Upvote:1
This is seldom the case nowadays but it still does happen. You are absolutely right that the practice is silly and is generally unnecessary. Your question about international hotels covers an extremely wide net that includes vastly different practices across locations and property types. So, keep in mind that there are vastly different protocols and not one procedure for all international hotels but generally:
- When arriving at a hotel, you nearly always check-in. At this point you show either a reservation or ID and staff hands you one or more keys to your room. This confirms who you are, the duration of your stay and your payment agreement (here too there are many ways this works - topics for other questions).
- You or anyone in your party can generally go in and out of your room as you please but you normally have to leave the room locked to discourage opportunistic thieves. While you are out, cleaning staff comes in to clean the room, usually but not always daily. Most hotels have a master key or a duplicate of each room key, so they can enter while you are away. However, there are some places, usually small hotels in poor countries where copies are expensive and so they ask you to leave the key for use by staff. This also has the secondary effect of letting them know when you are away.
- When you go back to your room during your stay, you need your key to go back in. If you left it at the desk, you have to ask for it and indeed they hand it extremely easily! You generally only need to state your name of even just the room number and they give it to you. This always seems insecure to me and I often just tell them that I'm keeping the key with me. Staff rarely objects unless it is because they need to key to clean the room and in those cases, I only leave it with them during one outing.
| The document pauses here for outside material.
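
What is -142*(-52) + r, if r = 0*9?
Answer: 7384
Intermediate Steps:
r = 0
-142*(-52) + r = -142*(-52) + 0 = 7384 + 0 = 7384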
Now, in small hotels, it seems that they do this by memory but that may be the case only some of the time. Evening and daytime staff are not always the same, as for weekday and weekend staff and so there are times when you will leave your key with someone and get it back from someone else. The insanity is that not once have they ever asked me for ID and I've stayed in several hundred hotels in 63 countries.
This protocol would be highly unsustainable in large hotels and I have only seen it in places with fewer than 12 or so rooms. Many modern hotels now generate a magnetic key when a guest checks in and it gets invalidated when you check-out. People usually hand them to the desk to get erased. These keys can contain information identifying the customer and so should be wiped or destroyed to avoid privacy issues.